Conscience aussi du flux des pensées qui se succèdent, sans chercher à se focaliser sur elles. Cette méthode fait l’objet d’un très grand nombre d’évaluations et recherches scientifiques à travers le monde.

Refaçonnée par les Américains qui l’ont formalisée sous forme de protocoles rigoureux (mbsr – Mindfulness Based Stress Reduction, ou Réduction du stress fondée sur la pleine conscience – ou mbct – Mindfulness Based Cognitive Therapy, Thérapie cognitive fondée sur la pleine conscience), peut-elle avoir sa place dans l’univers de l’enfance, voire de l’adolescence ? Si oui, quels bénéfices en attendre et quel type de pratique recommander ?

Enfants méditants Un jeune enfant qui joue, assis par terre, grattant la terre, absorbé par ses sensations, est totalement dans l’instant présent. Il s’adonne sans le savoir à une forme de méditation spontanée où tout le corps et l’esprit sont focalisés sur ce qui est en train de se vivre.

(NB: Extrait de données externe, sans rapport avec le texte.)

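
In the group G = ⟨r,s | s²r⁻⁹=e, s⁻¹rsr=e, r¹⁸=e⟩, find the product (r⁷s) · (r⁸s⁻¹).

Compute (r⁷s) · (r⁸s⁻¹) by multiplying left to right and reducing via the relations at each step:
  (r⁷s) · r⁸ = r⁸s⁻¹
  (r⁸s⁻¹) · s⁻¹ = r¹⁷

Answer: r¹⁷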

Aucune rumination mentale, aucune inquiétude pour le futur, aucune nostalgie de ce qui appartient au passé... Telle est l’attitude méditative : accueillir pleinement ce qui est, sans rien chercher à changer. Pourtant, la vie va très vite plonger l’enfant dans une accélération du temps où les stimulations extérieures, la pression de la réussite, les enjeux de la performance, vont l’entraîner dans un tourbillon qui va créer une multitude de tensions et de stress. L’enfant est particulièrement perméable aux stimulus externes. Le stress environnant le touche, avec des conséquences insidieuses. Dès l’entrée à l’école, il est fréquent de rencontrer de jeunes élèves qui, déjà, souffrent d’une agitation psychique à l’origine d’un comportement turbulent, vite réprimandé par l’école. Les enfants d’aujourd’hui, soumis à de nombreuses sollicitations, ont de plus en plus de mal à se poser tranquillement, s’asseoir, écouter, se concentrer…

Le multitâche est devenu leur mode de vie et de pensée avec tous ses effets indésirables. L’esprit « pollué » par trop de stimulations Notre époque est celle du zapping. Tout va vite. Très vite. Trop vite. Une chose presque instantanément en chasse une autre. La télévision aux centaines de programmes simultanés, les jeux vidéo où l’action exige une rapidité extrême, Internet avec sa toile infinie et ses fenêtres sur le monde ouvertes simultanément, les réseaux sociaux qui obligent à une réactivité immédiate, les téléphones mobiles qui nous connectent les uns aux autres dans un va-et-vient ininterrompu… Nos enfants sont les premiers exposés et, s’il ne s’agit pas de blâmer cette époque « d’hyperconnexion », il est essentiel de comprendre que cette pratique du « multitâche » constant auquel nous sommes tous soumis finit par nous épuiser mentalement.